Был снят зал шикарного ресторана в городе, с большим баром в подвале -- что
не помешало директору явиться на вечер, встречая гостей у входа -- в сером
костюме зимой. Впрочем, гости чувствовали себя в смысле одежды тоже
достаточно непринужденно. Женщины, как правило, принарядились, и некоторые
были уже действительно одеты -- одни снова, другие впервые -- они быстрее
учатся жизни. У мужчин широта славянской и восточной натуры проявлялась в
шерстяных пуловерах, отсутствии воротничков и в самых фантастических
сочетаниях курток с брюками -- своего рода бывшая форма танцулек. В колхозе
"Напрасный труд" они были вполне уместны, а здесь не только лица лакеев, но
даже самый паркет и зеркала застыли в печальном недоумении.
Впрочем, служащие допускались к важному лицу из предосторожности только
издали, и с соответствующими репликами представляющего директора: прилично
одетые фигуры обоего пола оказывались большей частью "уважаемыми", а
расхрыстанные куртки -- "талантливыми" сотрудниками -- в зависимости от их
политического веса, находившегося в обратной пропорции внешности. Важное
лицо милостиво кивало головой, и продолжало говорить по английски с
окружавшим его начальством. После его краткого общего обращения, которого
никто как следует не понял, его усадили за отдельный почетный стол, и
поднялся директор.

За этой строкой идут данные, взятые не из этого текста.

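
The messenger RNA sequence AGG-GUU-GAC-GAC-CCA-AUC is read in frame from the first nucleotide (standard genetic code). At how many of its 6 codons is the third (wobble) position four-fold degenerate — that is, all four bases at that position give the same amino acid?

Codon 1 AGG (Arg): third position 2-fold.
Codon 2 GUU (Val): third position 4-fold.
Codon 3 GAC (Asp): third position 2-fold.
Codon 4 GAC (Asp): third position 2-fold.
Codon 5 CCA (Pro): third position 4-fold.
Codon 6 AUC (Ile): third position 3-fold.
Four-fold degenerate third positions: 2.

2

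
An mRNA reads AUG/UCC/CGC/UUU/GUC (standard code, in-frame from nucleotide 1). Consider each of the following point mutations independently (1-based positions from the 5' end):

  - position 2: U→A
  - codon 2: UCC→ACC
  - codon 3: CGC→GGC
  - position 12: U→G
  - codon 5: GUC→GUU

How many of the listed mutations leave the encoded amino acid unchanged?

1

Codon 1: AUG (Met) → AAG (Lys) — missense.
Codon 2: UCC (Ser) → ACC (Thr) — missense.
Codon 3: CGC (Arg) → GGC (Gly) — missense.
Codon 4: UUU (Phe) → UUG (Leu) — missense.
Codon 5: GUC (Val) → GUU (Val) — synonymous.
Synonymous: 1 of 5.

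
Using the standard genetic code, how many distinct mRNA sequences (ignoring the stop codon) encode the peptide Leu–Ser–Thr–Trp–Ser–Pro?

3456

Leu: 6 codons.
Ser: 6 codons.
Thr: 4 codons.
Trp: 1 codon.
Ser: 6 codons.
Pro: 4 codons.
6 × 6 × 4 × 1 × 6 × 4 = 3456.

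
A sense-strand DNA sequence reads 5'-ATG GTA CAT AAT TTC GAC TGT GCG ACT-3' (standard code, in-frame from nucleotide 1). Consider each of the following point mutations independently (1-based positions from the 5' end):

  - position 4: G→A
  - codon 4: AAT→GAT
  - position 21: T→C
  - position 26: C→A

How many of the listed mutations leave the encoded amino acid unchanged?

Codon 2: GTA (Val) → ATA (Ile) — missense.
Codon 4: AAT (Asn) → GAT (Asp) — missense.
Codon 7: TGT (Cys) → TGC (Cys) — synonymous.
Codon 9: ACT (Thr) → AAT (Asn) — missense.
Synonymous: 1 of 4.

1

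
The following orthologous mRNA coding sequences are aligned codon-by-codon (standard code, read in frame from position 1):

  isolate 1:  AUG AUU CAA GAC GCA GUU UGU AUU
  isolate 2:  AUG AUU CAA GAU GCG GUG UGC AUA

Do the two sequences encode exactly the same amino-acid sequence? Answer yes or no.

yes

Codon 1: AUG Met / AUG Met — identical.
Codon 2: AUU Ile / AUU Ile — identical.
Codon 3: CAA Gln / CAA Gln — identical.
Codon 4: GAC Asp / GAU Asp — synonymous.
Codon 5: GCA Ala / GCG Ala — synonymous.
Codon 6: GUU Val / GUG Val — synonymous.
Codon 7: UGU Cys / UGC Cys — synonymous.
Codon 8: AUU Ile / AUA Ile — synonymous.
Nonsynonymous differences: 0 → same protein.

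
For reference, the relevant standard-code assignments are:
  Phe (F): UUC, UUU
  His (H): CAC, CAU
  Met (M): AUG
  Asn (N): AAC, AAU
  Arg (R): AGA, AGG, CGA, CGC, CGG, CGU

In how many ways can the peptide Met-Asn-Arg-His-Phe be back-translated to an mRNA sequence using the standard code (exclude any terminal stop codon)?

48

Met: 1 codon.
Asn: 2 codons.
Arg: 6 codons.
His: 2 codons.
Phe: 2 codons.
1 × 2 × 6 × 2 × 2 = 48.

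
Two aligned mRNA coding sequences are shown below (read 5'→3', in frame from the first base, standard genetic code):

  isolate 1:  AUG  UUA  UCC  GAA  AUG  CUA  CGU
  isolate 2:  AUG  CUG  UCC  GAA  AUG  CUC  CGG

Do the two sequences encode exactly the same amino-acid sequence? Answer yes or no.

yes

Codon 1: AUG Met / AUG Met — identical.
Codon 2: UUA Leu / CUG Leu — synonymous.
Codon 3: UCC Ser / UCC Ser — identical.
Codon 4: GAA Glu / GAA Glu — identical.
Codon 5: AUG Met / AUG Met — identical.
Codon 6: CUA Leu / CUC Leu — synonymous.
Codon 7: CGU Arg / CGG Arg — synonymous.
Nonsynonymous differences: 0 → same protein.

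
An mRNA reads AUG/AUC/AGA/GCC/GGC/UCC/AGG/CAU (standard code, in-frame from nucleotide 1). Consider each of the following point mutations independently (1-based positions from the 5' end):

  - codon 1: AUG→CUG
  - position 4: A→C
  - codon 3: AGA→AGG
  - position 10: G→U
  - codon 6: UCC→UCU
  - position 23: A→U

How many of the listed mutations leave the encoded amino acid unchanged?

2

Codon 1: AUG (Met) → CUG (Leu) — missense.
Codon 2: AUC (Ile) → CUC (Leu) — missense.
Codon 3: AGA (Arg) → AGG (Arg) — synonymous.
Codon 4: GCC (Ala) → UCC (Ser) — missense.
Codon 6: UCC (Ser) → UCU (Ser) — synonymous.
Codon 8: CAU (His) → CUU (Leu) — missense.
Synonymous: 2 of 6.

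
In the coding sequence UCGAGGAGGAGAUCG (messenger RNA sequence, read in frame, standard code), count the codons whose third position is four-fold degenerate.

2

Codon 1 UCG (Ser): third position 4-fold.
Codon 2 AGG (Arg): third position 2-fold.
Codon 3 AGG (Arg): third position 2-fold.
Codon 4 AGA (Arg): third position 2-fold.
Codon 5 UCG (Ser): third position 4-fold.
Four-fold degenerate third positions: 2.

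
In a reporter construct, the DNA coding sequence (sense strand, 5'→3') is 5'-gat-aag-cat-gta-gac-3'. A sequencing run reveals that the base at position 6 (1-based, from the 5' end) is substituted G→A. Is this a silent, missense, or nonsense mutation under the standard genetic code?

Position 6 falls in codon 2: AAG → Lys.
After the substitution the codon is AAA → Lys.
Both encode Lys, so the change is synonymous.

silent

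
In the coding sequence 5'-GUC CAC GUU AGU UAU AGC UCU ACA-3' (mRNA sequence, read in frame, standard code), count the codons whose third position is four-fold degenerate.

4

Codon 1 GUC (Val): third position 4-fold.
Codon 2 CAC (His): third position 2-fold.
Codon 3 GUU (Val): third position 4-fold.
Codon 4 AGU (Ser): third position 2-fold.
Codon 5 UAU (Tyr): third position 2-fold.
Codon 6 AGC (Ser): third position 2-fold.
Codon 7 UCU (Ser): third position 4-fold.
Codon 8 ACA (Thr): third position 4-fold.
Four-fold degenerate third positions: 4.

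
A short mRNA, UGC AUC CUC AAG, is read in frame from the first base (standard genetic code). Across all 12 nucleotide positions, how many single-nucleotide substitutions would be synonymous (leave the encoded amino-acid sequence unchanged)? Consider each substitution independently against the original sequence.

7

Codon 1 (UGC, Cys): 1 synonymous substitution.
Codon 2 (AUC, Ile): 2 synonymous substitutions.
Codon 3 (CUC, Leu): 3 synonymous substitutions.
Codon 4 (AAG, Lys): 1 synonymous substitution.
Total: 1 + 2 + 3 + 1 = 7.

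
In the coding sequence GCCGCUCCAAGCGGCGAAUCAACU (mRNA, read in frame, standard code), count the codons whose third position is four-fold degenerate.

Codon 1 GCC (Ala): third position 4-fold.
Codon 2 GCU (Ala): third position 4-fold.
Codon 3 CCA (Pro): third position 4-fold.
Codon 4 AGC (Ser): third position 2-fold.
Codon 5 GGC (Gly): third position 4-fold.
Codon 6 GAA (Glu): third position 2-fold.
Codon 7 UCA (Ser): third position 4-fold.
Codon 8 ACU (Thr): third position 4-fold.
Four-fold degenerate third positions: 6.

6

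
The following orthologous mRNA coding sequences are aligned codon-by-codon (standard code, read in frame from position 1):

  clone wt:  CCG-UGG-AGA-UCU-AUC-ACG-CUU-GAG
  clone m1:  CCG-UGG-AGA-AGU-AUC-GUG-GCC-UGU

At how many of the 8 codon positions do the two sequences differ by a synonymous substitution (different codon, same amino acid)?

1

Codon 1: CCG Pro / CCG Pro — identical.
Codon 2: UGG Trp / UGG Trp — identical.
Codon 3: AGA Arg / AGA Arg — identical.
Codon 4: UCU Ser / AGU Ser — synonymous.
Codon 5: AUC Ile / AUC Ile — identical.
Codon 6: ACG Thr / GUG Val — nonsynonymous.
Codon 7: CUU Leu / GCC Ala — nonsynonymous.
Codon 8: GAG Glu / UGU Cys — nonsynonymous.
Synonymous differences: 1.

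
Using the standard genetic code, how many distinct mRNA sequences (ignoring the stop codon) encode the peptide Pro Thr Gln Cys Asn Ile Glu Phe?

Pro: 4 codons.
Thr: 4 codons.
Gln: 2 codons.
Cys: 2 codons.
Asn: 2 codons.
Ile: 3 codons.
Glu: 2 codons.
Phe: 2 codons.
4 × 4 × 2 × 2 × 2 × 3 × 2 × 2 = 1536.

1536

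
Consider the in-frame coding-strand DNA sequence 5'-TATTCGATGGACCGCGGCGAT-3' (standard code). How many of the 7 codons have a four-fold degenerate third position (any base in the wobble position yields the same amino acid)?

3

Codon 1 TAT (Tyr): third position 2-fold.
Codon 2 TCG (Ser): third position 4-fold.
Codon 3 ATG (Met): third position 1-fold.
Codon 4 GAC (Asp): third position 2-fold.
Codon 5 CGC (Arg): third position 4-fold.
Codon 6 GGC (Gly): third position 4-fold.
Codon 7 GAT (Asp): third position 2-fold.
Four-fold degenerate third positions: 3.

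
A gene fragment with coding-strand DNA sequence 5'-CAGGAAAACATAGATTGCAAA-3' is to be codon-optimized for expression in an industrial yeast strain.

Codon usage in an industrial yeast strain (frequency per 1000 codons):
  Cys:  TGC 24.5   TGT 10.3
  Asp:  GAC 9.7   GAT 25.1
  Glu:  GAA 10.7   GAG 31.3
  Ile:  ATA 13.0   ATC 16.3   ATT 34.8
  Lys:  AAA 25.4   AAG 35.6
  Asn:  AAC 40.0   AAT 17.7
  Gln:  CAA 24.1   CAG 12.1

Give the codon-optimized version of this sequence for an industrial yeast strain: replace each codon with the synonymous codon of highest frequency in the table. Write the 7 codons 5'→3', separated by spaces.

CAA GAG AAC ATT GAT TGC AAG

Codon 1 (Gln): best is CAA at 24.1.
Codon 2 (Glu): best is GAG at 31.3.
Codon 3 (Asn): best is AAC at 40.0.
Codon 4 (Ile): best is ATT at 34.8.
Codon 5 (Asp): best is GAT at 25.1.
Codon 6 (Cys): best is TGC at 24.5.
Codon 7 (Lys): best is AAG at 35.6.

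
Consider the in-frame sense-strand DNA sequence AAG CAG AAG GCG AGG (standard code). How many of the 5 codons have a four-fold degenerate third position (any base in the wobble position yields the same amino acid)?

1

Codon 1 AAG (Lys): third position 2-fold.
Codon 2 CAG (Gln): third position 2-fold.
Codon 3 AAG (Lys): third position 2-fold.
Codon 4 GCG (Ala): third position 4-fold.
Codon 5 AGG (Arg): third position 2-fold.
Four-fold degenerate third positions: 1.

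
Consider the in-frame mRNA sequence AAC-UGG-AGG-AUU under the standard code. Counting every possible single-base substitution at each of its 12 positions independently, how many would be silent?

Codon 1 (AAC, Asn): 1 synonymous substitution.
Codon 2 (UGG, Trp): 0 synonymous substitutions.
Codon 3 (AGG, Arg): 2 synonymous substitutions.
Codon 4 (AUU, Ile): 2 synonymous substitutions.
Total: 1 + 0 + 2 + 2 = 5.

5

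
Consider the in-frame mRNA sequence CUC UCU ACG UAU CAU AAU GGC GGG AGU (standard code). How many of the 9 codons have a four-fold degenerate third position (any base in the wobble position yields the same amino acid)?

5

Codon 1 CUC (Leu): third position 4-fold.
Codon 2 UCU (Ser): third position 4-fold.
Codon 3 ACG (Thr): third position 4-fold.
Codon 4 UAU (Tyr): third position 2-fold.
Codon 5 CAU (His): third position 2-fold.
Codon 6 AAU (Asn): third position 2-fold.
Codon 7 GGC (Gly): third position 4-fold.
Codon 8 GGG (Gly): third position 4-fold.
Codon 9 AGU (Ser): third position 2-fold.
Four-fold degenerate third positions: 5.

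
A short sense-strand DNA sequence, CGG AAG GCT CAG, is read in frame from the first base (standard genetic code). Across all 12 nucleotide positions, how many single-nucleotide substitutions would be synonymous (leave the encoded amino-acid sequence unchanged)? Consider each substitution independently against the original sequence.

9

Codon 1 (CGG, Arg): 4 synonymous substitutions.
Codon 2 (AAG, Lys): 1 synonymous substitution.
Codon 3 (GCT, Ala): 3 synonymous substitutions.
Codon 4 (CAG, Gln): 1 synonymous substitution.
Total: 4 + 1 + 3 + 1 = 9.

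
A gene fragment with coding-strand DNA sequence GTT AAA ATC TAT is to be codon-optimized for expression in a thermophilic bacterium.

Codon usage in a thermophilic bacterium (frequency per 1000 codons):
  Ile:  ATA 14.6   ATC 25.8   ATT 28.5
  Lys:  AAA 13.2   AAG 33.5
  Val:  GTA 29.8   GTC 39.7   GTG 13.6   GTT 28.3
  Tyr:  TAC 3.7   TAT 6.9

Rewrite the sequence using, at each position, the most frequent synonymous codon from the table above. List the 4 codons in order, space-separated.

GTC AAG ATT TAT

Codon 1 (Val): best is GTC at 39.7.
Codon 2 (Lys): best is AAG at 33.5.
Codon 3 (Ile): best is ATT at 28.5.
Codon 4 (Tyr): best is TAT at 6.9.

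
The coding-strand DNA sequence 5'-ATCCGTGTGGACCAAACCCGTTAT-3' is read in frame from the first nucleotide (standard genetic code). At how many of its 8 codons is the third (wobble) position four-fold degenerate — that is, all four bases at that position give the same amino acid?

4

Codon 1 ATC (Ile): third position 3-fold.
Codon 2 CGT (Arg): third position 4-fold.
Codon 3 GTG (Val): third position 4-fold.
Codon 4 GAC (Asp): third position 2-fold.
Codon 5 CAA (Gln): third position 2-fold.
Codon 6 ACC (Thr): third position 4-fold.
Codon 7 CGT (Arg): third position 4-fold.
Codon 8 TAT (Tyr): third position 2-fold.
Four-fold degenerate third positions: 4.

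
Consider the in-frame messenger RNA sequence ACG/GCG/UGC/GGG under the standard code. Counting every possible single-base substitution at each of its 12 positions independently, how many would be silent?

Codon 1 (ACG, Thr): 3 synonymous substitutions.
Codon 2 (GCG, Ala): 3 synonymous substitutions.
Codon 3 (UGC, Cys): 1 synonymous substitution.
Codon 4 (GGG, Gly): 3 synonymous substitutions.
Total: 3 + 3 + 1 + 3 = 10.

10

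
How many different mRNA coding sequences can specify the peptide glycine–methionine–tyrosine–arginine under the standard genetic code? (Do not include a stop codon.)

Gly: 4 codons.
Met: 1 codon.
Tyr: 2 codons.
Arg: 6 codons.
4 × 1 × 2 × 6 = 48.

48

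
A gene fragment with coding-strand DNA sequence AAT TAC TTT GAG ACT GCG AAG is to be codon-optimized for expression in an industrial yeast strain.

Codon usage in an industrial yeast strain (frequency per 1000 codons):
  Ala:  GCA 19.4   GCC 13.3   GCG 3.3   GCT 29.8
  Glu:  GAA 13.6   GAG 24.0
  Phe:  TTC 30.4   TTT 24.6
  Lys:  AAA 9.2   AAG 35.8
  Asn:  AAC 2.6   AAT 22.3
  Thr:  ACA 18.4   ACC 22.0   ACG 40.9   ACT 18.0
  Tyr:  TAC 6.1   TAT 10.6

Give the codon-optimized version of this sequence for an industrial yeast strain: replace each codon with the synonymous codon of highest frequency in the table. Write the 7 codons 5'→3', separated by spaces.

Codon 1 (Asn): best is AAT at 22.3.
Codon 2 (Tyr): best is TAT at 10.6.
Codon 3 (Phe): best is TTC at 30.4.
Codon 4 (Glu): best is GAG at 24.0.
Codon 5 (Thr): best is ACG at 40.9.
Codon 6 (Ala): best is GCT at 29.8.
Codon 7 (Lys): best is AAG at 35.8.

AAT TAT TTC GAG ACG GCT AAG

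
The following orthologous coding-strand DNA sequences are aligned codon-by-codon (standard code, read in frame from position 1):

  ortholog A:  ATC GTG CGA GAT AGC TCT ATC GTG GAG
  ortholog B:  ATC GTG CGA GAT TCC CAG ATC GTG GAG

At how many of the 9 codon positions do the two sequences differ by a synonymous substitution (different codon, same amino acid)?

Codon 1: ATC Ile / ATC Ile — identical.
Codon 2: GTG Val / GTG Val — identical.
Codon 3: CGA Arg / CGA Arg — identical.
Codon 4: GAT Asp / GAT Asp — identical.
Codon 5: AGC Ser / TCC Ser — synonymous.
Codon 6: TCT Ser / CAG Gln — nonsynonymous.
Codon 7: ATC Ile / ATC Ile — identical.
Codon 8: GTG Val / GTG Val — identical.
Codon 9: GAG Glu / GAG Glu — identical.
Synonymous differences: 1.

1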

Он говорил долго, называя цифры тиражей, и снисходя
иногда к юмористическому описанию затруднений, пережитых в первые годы:
тяжеловесность пресловутых немецких "вицов" казалась наряду с этим юмором
легко порхающей бабочкой. Он говорил так долго, что у сидящих перед
крахмальными скатертями столиков зарябило в глазах. И не удивительно. По
мудрому распоряжению того же директора, на каждый столик была поставлена
бутылка водки и рюмки. Рядом лежали тарелки и вилки -- но закусок не было
никаких. Дамы пить водку, закусывая сигаретным дымом, не решались, но дам
было меньше всего. Сотрудники же в полном недоумении хлопнули сперва по
одной, оглядываясь на лакеев -- что же это за безобразие, а закуска где? Но
лакеи скучали у дверей, директор продолжал бесконечную речь, и слушателям,
кроме питья, ничего другого не оставалось делать. Конец речи был встречен
громом аплодисментов -- наконец то! Но увы -- поднялся один главный
редактор, за ним второй, третий... главных было много. Каждый старался
сказать что нибудь такое, чтобы важное лицо обратило на него внимание --
хотя кроме улыбок, тот ничего не понимал на других языках. Аплодисменты
после каждой речи становились все сильнее -- и уже во время их то тут, то
там слышался шопот, бормотанье, иногда вырывающееся восклицание: бутылки
были пусты, а пепельницы полны окурков.
-- Редакций у нас семнадцать. Если все выступят ... -- вздохнула Таюнь,
наклоняясь к пани Ирене. -- Я уже перекурилась. И больше не ходок на такие
празднества. Посмотрите вон на того, слева... он сейчас в присядку пустится,
разойдись душа! Может быть, и с речью выступит тоже ... хотя директор
кажется спохватился, и примет меры ...
Директор действительно оторвался от разговора с важным лицом и прервал
выступавшего оратора на полуслове, поблагодарив его за лучшие пожелания, и
предложив перейти к остальной программе вечера: закусить. Все настолько
посоловели от усталости, что не аплодировали почти, только одобрительно
загудев. Лакеи развернулись веером, обнося столики бутылками вина и
закусками, вызвавшими тоже всеобщее разочарование: пусть и замечательно
приготовленные, но какие то крошечные бутербродики! Несколько понимающих
людей сразу отправились в бар -- сами закажем, что надо! Несколько,
восторженно загалдев, потребовало музыки. Теперь уже действительно царила
непринужденность -- за столиками сбивались свои компании, и во всем зале
стоял гул.
...-- Вот вы говорите: "материализм" -- продолжала пани Ирена разговор
с Маргаритой Васильевной и Таюнь, начатый по принципу: отвлечься от
обстановки самой неподходящей к ней темой. -- Конфуций учит, что надо вести
добродетельную жизнь, не быть требовательным -- значит, скромным,
довольствоваться малым, и главные добродетели -- добросердечие,
благопристойность, "золотая середина". Задача законодателя и религии --
обуздать человеческие страсти. Беспокойные чувства лишают человека душевного
равновесия, толкают на необузданные действия, поэтому необходимо подчинить
себя определенным правилам дисциплины и этикета. Внешний регламент и
церемонии приводят и к внутренней гармонии, во всяком случае способствуют
ей. За свои добрые и злые дела человек несет ответственность перед собой,
семьей, обществом. "Что мы знаем о смерти, когда мы хорошо не знаем жизни"?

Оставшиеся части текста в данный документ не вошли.